Cato estuvo totalmente de acuerdo.
En aquellos momentos el sol ya se encontraba a poca altura sobre el horizonte occidental y cato volvió a mirar hacia el río, que parecía más ancho que nunca. Se estremeció ante la idea de tener que cruzarlo a nado; su técnica natatoria ni siquiera podía llamarse así.

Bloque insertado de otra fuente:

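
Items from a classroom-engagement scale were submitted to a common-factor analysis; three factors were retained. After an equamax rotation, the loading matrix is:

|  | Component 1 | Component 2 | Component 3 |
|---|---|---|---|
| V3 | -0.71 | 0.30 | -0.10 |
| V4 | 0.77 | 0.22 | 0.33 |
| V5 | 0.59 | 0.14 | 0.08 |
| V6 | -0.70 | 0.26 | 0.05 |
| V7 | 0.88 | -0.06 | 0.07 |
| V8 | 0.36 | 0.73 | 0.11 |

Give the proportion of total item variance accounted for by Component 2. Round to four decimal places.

SS loadings for Component 2 = 0.30² + 0.22² + 0.14² + 0.26² + (-0.06)² + 0.73² = 0.7621
Proportion of variance = 0.7621 / 6 = 0.1270.

0.1270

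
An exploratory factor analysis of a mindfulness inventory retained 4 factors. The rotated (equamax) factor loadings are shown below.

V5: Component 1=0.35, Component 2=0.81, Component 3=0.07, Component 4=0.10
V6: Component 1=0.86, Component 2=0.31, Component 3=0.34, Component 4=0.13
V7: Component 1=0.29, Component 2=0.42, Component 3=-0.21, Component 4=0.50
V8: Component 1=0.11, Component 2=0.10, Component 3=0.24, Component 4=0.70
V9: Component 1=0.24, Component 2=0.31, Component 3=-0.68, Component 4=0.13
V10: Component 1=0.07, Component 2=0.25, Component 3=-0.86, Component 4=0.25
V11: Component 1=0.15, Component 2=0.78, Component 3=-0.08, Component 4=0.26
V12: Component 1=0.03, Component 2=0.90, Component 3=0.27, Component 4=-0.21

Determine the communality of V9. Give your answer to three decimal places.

0.633

h² = 0.24² + 0.31² + (-0.68)² + 0.13² = 0.0576 + 0.0961 + 0.4624 + 0.0169 = 0.6330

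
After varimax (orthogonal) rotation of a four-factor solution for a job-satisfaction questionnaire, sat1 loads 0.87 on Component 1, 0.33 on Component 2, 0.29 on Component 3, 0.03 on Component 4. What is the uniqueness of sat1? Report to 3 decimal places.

0.049

h² = 0.87² + 0.33² + 0.29² + 0.03² = 0.7569 + 0.1089 + 0.0841 + 0.0009 = 0.9508
Uniqueness u² = 1 − h² = 1 − 0.9508 = 0.0492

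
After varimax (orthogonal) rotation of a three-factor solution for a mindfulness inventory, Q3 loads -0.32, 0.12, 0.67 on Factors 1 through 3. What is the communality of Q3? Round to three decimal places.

0.566

h² = (-0.32)² + 0.12² + 0.67² = 0.1024 + 0.0144 + 0.4489 = 0.5657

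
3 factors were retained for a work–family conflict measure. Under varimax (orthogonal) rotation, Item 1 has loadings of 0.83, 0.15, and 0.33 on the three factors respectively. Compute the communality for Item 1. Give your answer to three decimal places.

0.820

h² = 0.83² + 0.15² + 0.33² = 0.6889 + 0.0225 + 0.1089 = 0.8203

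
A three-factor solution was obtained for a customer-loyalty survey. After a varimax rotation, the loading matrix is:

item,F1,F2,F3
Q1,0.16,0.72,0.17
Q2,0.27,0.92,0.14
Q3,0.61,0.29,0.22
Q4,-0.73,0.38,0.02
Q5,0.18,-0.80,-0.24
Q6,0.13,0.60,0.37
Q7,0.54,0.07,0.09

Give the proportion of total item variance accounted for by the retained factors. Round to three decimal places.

SS loadings by factor: 1.3444, 2.5982, 0.2999; total = 4.2425.
Total variance with 7 standardized items is 7, so the solution explains 4.2425/7 = 0.6061.

0.606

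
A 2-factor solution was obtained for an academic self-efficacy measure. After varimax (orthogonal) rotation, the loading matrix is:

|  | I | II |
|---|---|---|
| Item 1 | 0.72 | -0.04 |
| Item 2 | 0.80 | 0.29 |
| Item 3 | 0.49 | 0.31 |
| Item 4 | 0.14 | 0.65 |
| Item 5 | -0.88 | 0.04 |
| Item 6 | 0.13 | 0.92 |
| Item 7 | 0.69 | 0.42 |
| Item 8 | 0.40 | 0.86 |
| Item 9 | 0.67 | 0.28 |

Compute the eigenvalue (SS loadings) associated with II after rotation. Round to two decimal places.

2.45

SS loadings for II = (-0.04)² + 0.29² + 0.31² + 0.65² + 0.04² + 0.92² + 0.42² + 0.86² + 0.28² = 0.0016 + 0.0841 + 0.0961 + 0.4225 + 0.0016 + 0.8464 + 0.1764 + 0.7396 + 0.0784 = 2.4467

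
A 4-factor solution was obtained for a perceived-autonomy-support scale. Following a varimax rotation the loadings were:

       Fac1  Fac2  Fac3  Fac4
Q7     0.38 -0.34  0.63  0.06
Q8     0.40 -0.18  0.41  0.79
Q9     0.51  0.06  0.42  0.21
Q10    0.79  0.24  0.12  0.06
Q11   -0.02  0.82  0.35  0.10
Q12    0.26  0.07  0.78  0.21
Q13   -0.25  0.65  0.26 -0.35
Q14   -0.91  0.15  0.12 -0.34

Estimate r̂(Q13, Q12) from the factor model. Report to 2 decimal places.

r̂ = Σ λ_i·λ_j across factors = (-0.25)(0.26) + (0.65)(0.07) + (0.26)(0.78) + (-0.35)(0.21)
  = -0.0650 +0.0455 +0.2028 -0.0735 = 0.1098

0.11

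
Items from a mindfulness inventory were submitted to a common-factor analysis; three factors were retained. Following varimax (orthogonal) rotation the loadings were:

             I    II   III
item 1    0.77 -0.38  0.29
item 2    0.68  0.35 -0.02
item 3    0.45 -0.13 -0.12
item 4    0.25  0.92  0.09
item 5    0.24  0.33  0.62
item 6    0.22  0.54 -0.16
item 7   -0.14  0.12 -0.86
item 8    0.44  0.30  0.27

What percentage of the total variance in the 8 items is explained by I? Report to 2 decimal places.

20.49%

SS loadings for I = 0.77² + 0.68² + 0.45² + 0.25² + 0.24² + 0.22² + (-0.14)² + 0.44² = 1.6395
With 8 standardized items, total variance = 8. Proportion = 1.6395/8 = 0.2049 → 20.49%.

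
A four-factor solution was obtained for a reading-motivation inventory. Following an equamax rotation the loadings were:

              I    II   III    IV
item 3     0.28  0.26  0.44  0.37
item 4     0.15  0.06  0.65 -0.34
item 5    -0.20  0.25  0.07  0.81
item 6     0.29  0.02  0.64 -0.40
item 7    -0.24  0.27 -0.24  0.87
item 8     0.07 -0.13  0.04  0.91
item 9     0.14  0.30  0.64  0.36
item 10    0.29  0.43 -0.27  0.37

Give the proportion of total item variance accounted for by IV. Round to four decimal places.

0.3650

SS loadings for IV = 0.37² + (-0.34)² + 0.81² + (-0.40)² + 0.87² + 0.91² + 0.36² + 0.37² = 2.9201
Proportion of variance = 2.9201 / 8 = 0.3650.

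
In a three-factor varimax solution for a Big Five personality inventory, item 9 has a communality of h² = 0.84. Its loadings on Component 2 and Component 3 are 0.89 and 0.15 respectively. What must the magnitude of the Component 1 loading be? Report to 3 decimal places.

Under orthogonal rotation h² = Σλ², so λ_Component 1² = h² − (0.8146) = 0.84 − 0.8146 = 0.0254.
|λ| = √0.0254 = 0.1594.

0.159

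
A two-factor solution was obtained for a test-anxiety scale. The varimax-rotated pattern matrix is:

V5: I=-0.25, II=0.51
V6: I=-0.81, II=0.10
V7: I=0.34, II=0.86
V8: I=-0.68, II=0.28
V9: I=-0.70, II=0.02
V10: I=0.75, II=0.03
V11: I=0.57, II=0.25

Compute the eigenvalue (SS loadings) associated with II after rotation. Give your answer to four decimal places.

1.1519

SS loadings for II = 0.51² + 0.10² + 0.86² + 0.28² + 0.02² + 0.03² + 0.25² = 0.2601 + 0.0100 + 0.7396 + 0.0784 + 0.0004 + 0.0009 + 0.0625 = 1.1519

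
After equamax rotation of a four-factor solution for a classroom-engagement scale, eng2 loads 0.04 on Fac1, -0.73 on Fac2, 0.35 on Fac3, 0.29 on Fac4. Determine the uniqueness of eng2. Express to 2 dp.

0.26

h² = 0.04² + (-0.73)² + 0.35² + 0.29² = 0.0016 + 0.5329 + 0.1225 + 0.0841 = 0.7411
Uniqueness u² = 1 − h² = 1 − 0.7411 = 0.2589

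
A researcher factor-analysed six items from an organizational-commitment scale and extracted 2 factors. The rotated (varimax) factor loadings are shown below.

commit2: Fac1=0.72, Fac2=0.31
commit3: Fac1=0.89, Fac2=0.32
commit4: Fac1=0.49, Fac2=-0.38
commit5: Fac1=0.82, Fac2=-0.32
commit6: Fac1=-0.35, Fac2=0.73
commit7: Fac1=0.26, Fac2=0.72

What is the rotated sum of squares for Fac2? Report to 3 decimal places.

1.497

SS loadings for Fac2 = 0.31² + 0.32² + (-0.38)² + (-0.32)² + 0.73² + 0.72² = 0.0961 + 0.1024 + 0.1444 + 0.1024 + 0.5329 + 0.5184 = 1.4966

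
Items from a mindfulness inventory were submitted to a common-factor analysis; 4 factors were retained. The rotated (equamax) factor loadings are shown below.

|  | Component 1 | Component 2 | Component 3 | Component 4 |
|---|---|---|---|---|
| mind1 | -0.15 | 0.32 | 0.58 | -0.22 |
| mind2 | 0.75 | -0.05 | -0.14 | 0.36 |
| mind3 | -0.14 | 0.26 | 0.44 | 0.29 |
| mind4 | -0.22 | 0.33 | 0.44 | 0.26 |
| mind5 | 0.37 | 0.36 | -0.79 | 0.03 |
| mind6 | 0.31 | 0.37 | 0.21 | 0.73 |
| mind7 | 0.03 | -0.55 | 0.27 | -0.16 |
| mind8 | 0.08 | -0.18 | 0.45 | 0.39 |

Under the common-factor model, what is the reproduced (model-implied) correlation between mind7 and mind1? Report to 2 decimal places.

0.01

r̂ = Σ λ_i·λ_j across factors = (0.03)(-0.15) + (-0.55)(0.32) + (0.27)(0.58) + (-0.16)(-0.22)
  = -0.0045 -0.1760 +0.1566 +0.0352 = 0.0113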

La brillante luz del sol penetraba directamente entre los árboles y proyectaba por todo el claro un enredo de sombras con los bordes anaranjados. Un repentino y fugaz movimiento le llamó la atención a Cato. Sin mover el cuerpo, volvió la cabeza para seguirlo. Una liebre había saltado cautelosamente al camino desde un ortigal que se encontraba a menos de seis metros de donde estaba él. El animal se alzó sobre sus patas traseras y olisqueó el aire con prudencia. Con la cabeza y la parte superior del cuerpo rodeadas por el halo que provocaba el resplandor del sol distante, la liebre parecía un blanco tentador y Cato empezó a levantar lentamente el arco. Con ella no iban a comer todos los hombres de la centuria, pero serviría hasta que bajara por el camino algún otro animal de más tamaño.
Cato sujetó bien el arco y estaba a punto de soltar la cuerda cuando percibió otra presencia en-el claro. La liebre se dio la vuelta, salió disparada y se adentró de nuevo en la maleza.